The UN secretary general, António Guterres, said the Israeli-Palestinian conflict was heading for an “uncontainable security and humanitarian crisis”.

“The fighting risks dragging Israelis and Palestinians into a spiral of violence with devastating consequences for both communities and for the entire region,” Guterres told the UN security council on Sunday. “It has the potential to unleash an uncontainable security and humanitarian crisis and to further foster extremism, not only in the occupied Palestinian territory and Israel, but in the region as a whole.”

After speaking with Egypt’s foreign minister, the US secretary of state, Antony Blinken, wrote on Twitter that “all parties need to deescalate tensions – the violence must end immediately”.

In a televised address, Netanyahu said Israel’s attacks were continuing at “full force” and would “take time”. Israel “wants to levy a heavy price” on the Hamas militant group, he said, flanked by his defence minister and political rival, Benny Gantz, in a show of unity.

Hamas also pressed on, launching rockets from civilian areas in Gaza towards civilian areas in Israel. One hit a synagogue in the southern city of Ashkelon hours before evening services for the Jewish holiday of Shavuot, Israeli emergency services said. No injuries were reported.

Hostilities have repeatedly escalated over the past week, marking the worst fighting in the territory that is home to 2 million Palestinians since the devastating 2014 war between Israel and Hamas.

The latest outbreak of violence began in East Jerusalem last month, when Palestinians clashed with police in response to Israeli police tactics during Ramadan and the threatened eviction of dozens of Palestinian families by Jewish settlers. A focus of the clashes was al-Aqsa mosque, a frequent flashpoint located on a hilltop compound revered by both Muslims and Jews.

Hamas began firing rockets toward Jerusalem on Monday, triggering the Israeli assault on Gaza.

At least 188 Palestinians have been killed in hundreds of airstrikes in Gaza, including 55 children and 33 women, with 1,230 people wounded. Ten people in Israel have been killed in some of the 3,100 rocket attacks launched from Gaza, including a five-year-old boy and a soldier.

Hamas and the Islamic Jihad militant group have acknowledged 20 fighters killed in the fighting. Israel says the real number is far higher and has released the names and photos of two dozen alleged operatives it says were “eliminated”.

The assault has displaced about 34,000 Palestinians from their homes, the UN Middle East envoy, Tor Wennesland, told an emergency meeting of the UN security council, where eight foreign ministers spoke about the conflict.

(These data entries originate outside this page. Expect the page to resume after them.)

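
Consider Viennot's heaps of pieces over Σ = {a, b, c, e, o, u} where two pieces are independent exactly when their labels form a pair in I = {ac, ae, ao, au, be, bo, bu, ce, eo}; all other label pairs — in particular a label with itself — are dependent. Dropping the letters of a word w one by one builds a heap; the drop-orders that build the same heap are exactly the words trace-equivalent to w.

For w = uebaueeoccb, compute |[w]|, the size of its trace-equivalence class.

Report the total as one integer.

piece 0:u — minimal
piece 1:e rests on {0:u}
piece 2:b — minimal
piece 3:a rests on {2:b}
piece 4:u rests on {1:e}
piece 5:e rests on {4:u}
piece 6:e rests on {5:e}
piece 7:o rests on {4:u}
piece 8:c rests on {2:b, 7:o}
piece 9:c rests on {8:c}
piece 10:b rests on {3:a, 9:c}
minimal pieces: {0:u, 2:b}
ways to finish when only these pieces remain (= sum over removing one remaining piece with nothing left below it):
  1 left: {6}→1  {10}→1
  2 left: {3,10}→1  {5,6}→1  {6,10}→2  {9,10}→1
  3 left: {3,6,10}→3  {3,9,10}→2  {5,6,10}→3  {6,9,10}→3  {8,9,10}→1
  4 left: {3,5,6,10}→6  {3,6,9,10}→8  {3,8,9,10}→3  {5,6,9,10}→6  {6,8,9,10}→4  {7,8,9,10}→1
  5 left: {2,3,8,9,10}→3  {3,5,6,9,10}→20  {3,6,8,9,10}→15  {3,7,8,9,10}→4  {5,6,8,9,10}→10  {6,7,8,9,10}→5
  6 left: {2,3,6,8,9,10}→18  {2,3,7,8,9,10}→7  {3,5,6,8,9,10}→45  {3,6,7,8,9,10}→24  {5,6,7,8,9,10}→15
  7 left: {2,3,5,6,8,9,10}→63  {2,3,6,7,8,9,10}→49  {3,5,6,7,8,9,10}→84  {4,5,6,7,8,9,10}→15
  8 left: {1,4,5,6,7,8,9,10}→15  {2,3,5,6,7,8,9,10}→196  {3,4,5,6,7,8,9,10}→99
  9 left: {0,1,4,5,6,7,8,9,10}→15  {1,3,4,5,6,7,8,9,10}→114  {2,3,4,5,6,7,8,9,10}→295
  placing 0:u first → 409 extensions
  placing 2:b first → 129 extensions
total linear extensions = 538

538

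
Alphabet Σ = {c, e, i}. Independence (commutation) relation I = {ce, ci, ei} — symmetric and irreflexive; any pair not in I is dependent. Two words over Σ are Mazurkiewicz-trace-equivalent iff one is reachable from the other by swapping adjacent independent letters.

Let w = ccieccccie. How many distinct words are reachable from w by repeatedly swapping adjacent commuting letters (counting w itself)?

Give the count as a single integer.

#0=c has no predecessor
#1=c depends on [0:c]
#2=i has no predecessor
#3=e has no predecessor
#4=c depends on [1:c]
#5=c depends on [4:c]
#6=c depends on [5:c]
#7=c depends on [6:c]
#8=i depends on [2:i]
#9=e depends on [3:e]
sources: [0:c, 2:i, 3:e]
N(rest) = Σ N(rest − s) over sources s of rest; N(one piece) = 1:
  size 1 → [7]=1  [8]=1  [9]=1
  size 2 → [2,8]=1  [3,9]=1  [6,7]=1  [7,8]=2  [7,9]=2  [8,9]=2
  size 3 → [2,7,8]=3  [2,8,9]=3  [3,7,9]=3  [3,8,9]=3  [5,6,7]=1  [6,7,8]=3  [6,7,9]=3  [7,8,9]=6
  size 4 → [2,3,8,9]=6  [2,6,7,8]=6  [2,7,8,9]=12  [3,6,7,9]=6  [3,7,8,9]=12  [4,5,6,7]=1  [5,6,7,8]=4  [5,6,7,9]=4  [6,7,8,9]=12
  size 5 → [1,4,5,6,7]=1  [2,3,7,8,9]=30  [2,5,6,7,8]=10  [2,6,7,8,9]=30  [3,5,6,7,9]=10  [3,6,7,8,9]=30  [4,5,6,7,8]=5  [4,5,6,7,9]=5  [5,6,7,8,9]=20
  size 6 → [0,1,4,5,6,7]=1  [1,4,5,6,7,8]=6  [1,4,5,6,7,9]=6  [2,3,6,7,8,9]=90  [2,4,5,6,7,8]=15  [2,5,6,7,8,9]=60  [3,4,5,6,7,9]=15  [3,5,6,7,8,9]=60  [4,5,6,7,8,9]=30
  size 7 → [0,1,4,5,6,7,8]=7  [0,1,4,5,6,7,9]=7  [1,2,4,5,6,7,8]=21  [1,3,4,5,6,7,9]=21  [1,4,5,6,7,8,9]=42  [2,3,5,6,7,8,9]=210  [2,4,5,6,7,8,9]=105  [3,4,5,6,7,8,9]=105
  size 8 → [0,1,2,4,5,6,7,8]=28  [0,1,3,4,5,6,7,9]=28  [0,1,4,5,6,7,8,9]=56  [1,2,4,5,6,7,8,9]=168  [1,3,4,5,6,7,8,9]=168  [2,3,4,5,6,7,8,9]=420
  first=0(c) contributes 756
  first=2(i) contributes 252
  first=3(e) contributes 252
|[w]| = 1260

1260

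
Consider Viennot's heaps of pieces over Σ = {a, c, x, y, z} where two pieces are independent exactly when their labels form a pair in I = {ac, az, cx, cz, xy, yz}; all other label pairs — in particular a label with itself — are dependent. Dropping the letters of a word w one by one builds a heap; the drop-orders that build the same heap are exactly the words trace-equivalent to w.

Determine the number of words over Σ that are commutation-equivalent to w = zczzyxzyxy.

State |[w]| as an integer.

210

piece 0:z — minimal
piece 1:c — minimal
piece 2:z rests on {0:z}
piece 3:z rests on {2:z}
piece 4:y rests on {1:c}
piece 5:x rests on {3:z}
piece 6:z rests on {5:x}
piece 7:y rests on {4:y}
piece 8:x rests on {6:z}
piece 9:y rests on {7:y}
minimal pieces: {0:z, 1:c}
ways to finish when only these pieces remain (= sum over removing one remaining piece with nothing left below it):
  1 left: {8}→1  {9}→1
  2 left: {6,8}→1  {7,9}→1  {8,9}→2
  3 left: {4,7,9}→1  {5,6,8}→1  {6,8,9}→3  {7,8,9}→3
  4 left: {1,4,7,9}→1  {3,5,6,8}→1  {4,7,8,9}→4  {5,6,8,9}→4  {6,7,8,9}→6
  5 left: {1,4,7,8,9}→5  {2,3,5,6,8}→1  {3,5,6,8,9}→5  {4,6,7,8,9}→10  {5,6,7,8,9}→10
  6 left: {0,2,3,5,6,8}→1  {1,4,6,7,8,9}→15  {2,3,5,6,8,9}→6  {3,5,6,7,8,9}→15  {4,5,6,7,8,9}→20
  7 left: {0,2,3,5,6,8,9}→7  {1,4,5,6,7,8,9}→35  {2,3,5,6,7,8,9}→21  {3,4,5,6,7,8,9}→35
  8 left: {0,2,3,5,6,7,8,9}→28  {1,3,4,5,6,7,8,9}→70  {2,3,4,5,6,7,8,9}→56
  placing 0:z first → 126 extensions
  placing 1:c first → 84 extensions
total linear extensions = 210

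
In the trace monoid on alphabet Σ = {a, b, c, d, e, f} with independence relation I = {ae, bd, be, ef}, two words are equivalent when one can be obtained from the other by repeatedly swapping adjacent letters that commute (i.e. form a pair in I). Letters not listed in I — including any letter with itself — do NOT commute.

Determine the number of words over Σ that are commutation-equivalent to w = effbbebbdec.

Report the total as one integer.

#0=e has no predecessor
#1=f has no predecessor
#2=f depends on [1:f]
#3=b depends on [2:f]
#4=b depends on [3:b]
#5=e depends on [0:e]
#6=b depends on [4:b]
#7=b depends on [6:b]
#8=d depends on [2:f, 5:e]
#9=e depends on [8:d]
#10=c depends on [7:b, 9:e]
sources: [0:e, 1:f]
N(rest) = Σ N(rest − s) over sources s of rest; N(one piece) = 1:
  size 1 → [10]=1
  size 2 → [7,10]=1  [9,10]=1
  size 3 → [6,7,10]=1  [7,9,10]=2  [8,9,10]=1
  size 4 → [4,6,7,10]=1  [5,8,9,10]=1  [6,7,9,10]=3  [7,8,9,10]=3
  size 5 → [0,5,8,9,10]=1  [3,4,6,7,10]=1  [4,6,7,9,10]=4  [5,7,8,9,10]=4  [6,7,8,9,10]=6
  size 6 → [0,5,7,8,9,10]=5  [3,4,6,7,9,10]=5  [4,6,7,8,9,10]=10  [5,6,7,8,9,10]=10
  size 7 → [0,5,6,7,8,9,10]=15  [3,4,6,7,8,9,10]=15  [4,5,6,7,8,9,10]=20
  size 8 → [0,4,5,6,7,8,9,10]=35  [2,3,4,6,7,8,9,10]=15  [3,4,5,6,7,8,9,10]=35
  size 9 → [0,3,4,5,6,7,8,9,10]=70  [1,2,3,4,6,7,8,9,10]=15  [2,3,4,5,6,7,8,9,10]=50
  first=0(e) contributes 65
  first=1(f) contributes 120
|[w]| = 185

185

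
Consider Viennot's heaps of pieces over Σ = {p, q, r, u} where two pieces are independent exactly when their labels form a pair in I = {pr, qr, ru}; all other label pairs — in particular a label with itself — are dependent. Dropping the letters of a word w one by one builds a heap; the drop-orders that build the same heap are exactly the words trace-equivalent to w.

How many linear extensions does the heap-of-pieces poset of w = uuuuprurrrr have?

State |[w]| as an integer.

0(u) covers ∅
1(u) covers 0:u
2(u) covers 1:u
3(u) covers 2:u
4(p) covers 3:u
5(r) covers ∅
6(u) covers 4:p
7(r) covers 5:r
8(r) covers 7:r
9(r) covers 8:r
10(r) covers 9:r
floor of heap: 0:u, 5:r
completions by unplaced set U, small U first (add the entries for U minus each lowest piece of U):
  |U|=1: {6}:1  {10}:1
  |U|=2: {4,6}:1  {6,10}:2  {9,10}:1
  |U|=3: {3,4,6}:1  {4,6,10}:3  {6,9,10}:3  {8,9,10}:1
  |U|=4: {2,3,4,6}:1  {3,4,6,10}:4  {4,6,9,10}:6  {6,8,9,10}:4  {7,8,9,10}:1
  |U|=5: {1,2,3,4,6}:1  {2,3,4,6,10}:5  {3,4,6,9,10}:10  {4,6,8,9,10}:10  {5,7,8,9,10}:1  {6,7,8,9,10}:5
  |U|=6: {0,1,2,3,4,6}:1  {1,2,3,4,6,10}:6  {2,3,4,6,9,10}:15  {3,4,6,8,9,10}:20  {4,6,7,8,9,10}:15  {5,6,7,8,9,10}:6
  |U|=7: {0,1,2,3,4,6,10}:7  {1,2,3,4,6,9,10}:21  {2,3,4,6,8,9,10}:35  {3,4,6,7,8,9,10}:35  {4,5,6,7,8,9,10}:21
  |U|=8: {0,1,2,3,4,6,9,10}:28  {1,2,3,4,6,8,9,10}:56  {2,3,4,6,7,8,9,10}:70  {3,4,5,6,7,8,9,10}:56
  |U|=9: {0,1,2,3,4,6,8,9,10}:84  {1,2,3,4,6,7,8,9,10}:126  {2,3,4,5,6,7,8,9,10}:126
  start at 0(u): 252
  start at 5(r): 210
sum over floor = 462

462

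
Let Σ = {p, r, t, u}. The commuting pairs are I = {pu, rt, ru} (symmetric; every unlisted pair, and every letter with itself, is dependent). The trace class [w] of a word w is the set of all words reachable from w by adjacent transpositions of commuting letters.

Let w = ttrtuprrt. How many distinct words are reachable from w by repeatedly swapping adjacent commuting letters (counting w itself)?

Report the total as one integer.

39

#0=t has no predecessor
#1=t depends on [0:t]
#2=r has no predecessor
#3=t depends on [1:t]
#4=u depends on [3:t]
#5=p depends on [2:r, 3:t]
#6=r depends on [5:p]
#7=r depends on [6:r]
#8=t depends on [4:u, 5:p]
sources: [0:t, 2:r]
N(rest) = Σ N(rest − s) over sources s of rest; N(one piece) = 1:
  size 1 → [7]=1  [8]=1
  size 2 → [4,8]=1  [6,7]=1  [7,8]=2
  size 3 → [4,7,8]=3  [6,7,8]=3
  size 4 → [4,6,7,8]=6  [5,6,7,8]=3
  size 5 → [2,5,6,7,8]=3  [4,5,6,7,8]=9
  size 6 → [2,4,5,6,7,8]=12  [3,4,5,6,7,8]=9
  size 7 → [1,3,4,5,6,7,8]=9  [2,3,4,5,6,7,8]=21
  first=0(t) contributes 30
  first=2(r) contributes 9
|[w]| = 39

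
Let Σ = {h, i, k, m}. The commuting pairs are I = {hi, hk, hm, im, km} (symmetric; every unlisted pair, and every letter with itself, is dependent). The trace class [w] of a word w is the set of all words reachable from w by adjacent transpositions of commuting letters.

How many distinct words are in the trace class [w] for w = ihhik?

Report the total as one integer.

10

drop 0:i onto floor
drop 1:h onto floor
drop 2:h onto {1:h}
drop 3:i onto {0:i}
drop 4:k onto {3:i}
ground layer = {0:i, 1:h}
drop-orders for the pieces not yet dropped (sum over which currently-grounded one goes next):
  1 to go: {2} 1  {4} 1
  2 to go: {1,2} 1  {2,4} 2  {3,4} 1
  3 to go: {0,3,4} 1  {1,2,4} 3  {2,3,4} 3
  if 0:i drops first: 6 orders
  if 1:h drops first: 4 orders
heap linearizations: 10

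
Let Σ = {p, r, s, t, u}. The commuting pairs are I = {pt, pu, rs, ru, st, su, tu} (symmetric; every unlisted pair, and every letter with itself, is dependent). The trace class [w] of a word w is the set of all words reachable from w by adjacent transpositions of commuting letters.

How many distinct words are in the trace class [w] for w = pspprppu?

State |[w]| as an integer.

piece 0:p — minimal
piece 1:s rests on {0:p}
piece 2:p rests on {1:s}
piece 3:p rests on {2:p}
piece 4:r rests on {3:p}
piece 5:p rests on {4:r}
piece 6:p rests on {5:p}
piece 7:u — minimal
minimal pieces: {0:p, 7:u}
ways to finish when only these pieces remain (= sum over removing one remaining piece with nothing left below it):
  1 left: {6}→1  {7}→1
  2 left: {5,6}→1  {6,7}→2
  3 left: {4,5,6}→1  {5,6,7}→3
  4 left: {3,4,5,6}→1  {4,5,6,7}→4
  5 left: {2,3,4,5,6}→1  {3,4,5,6,7}→5
  6 left: {1,2,3,4,5,6}→1  {2,3,4,5,6,7}→6
  placing 0:p first → 7 extensions
  placing 7:u first → 1 extensions
total linear extensions = 8

8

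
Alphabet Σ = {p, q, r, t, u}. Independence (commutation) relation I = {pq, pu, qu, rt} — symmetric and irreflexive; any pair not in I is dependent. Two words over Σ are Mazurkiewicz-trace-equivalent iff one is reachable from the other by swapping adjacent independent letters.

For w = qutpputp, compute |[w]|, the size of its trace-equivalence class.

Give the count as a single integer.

#0=q has no predecessor
#1=u has no predecessor
#2=t depends on [0:q, 1:u]
#3=p depends on [2:t]
#4=p depends on [3:p]
#5=u depends on [2:t]
#6=t depends on [4:p, 5:u]
#7=p depends on [6:t]
sources: [0:q, 1:u]
N(rest) = Σ N(rest − s) over sources s of rest; N(one piece) = 1:
  size 1 → [7]=1
  size 2 → [6,7]=1
  size 3 → [4,6,7]=1  [5,6,7]=1
  size 4 → [3,4,6,7]=1  [4,5,6,7]=2
  size 5 → [3,4,5,6,7]=3
  size 6 → [2,3,4,5,6,7]=3
  first=0(q) contributes 3
  first=1(u) contributes 3
|[w]| = 6

6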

Efforts by China, Norway and Tunisia to get the UN body to issue a statement, including a call for the cessation of hostilities, have been blocked by the US, which, according to diplomats, is concerned it could interfere with diplomatic efforts to stop the violence.

The Palestinian foreign minister, Riyad al-Maliki, urged the security council to take action to end Israeli attacks. Israel’s UN ambassador, Gilad Erdan, urged the council to condemn Hamas’s “indiscriminate and unprovoked attacks”.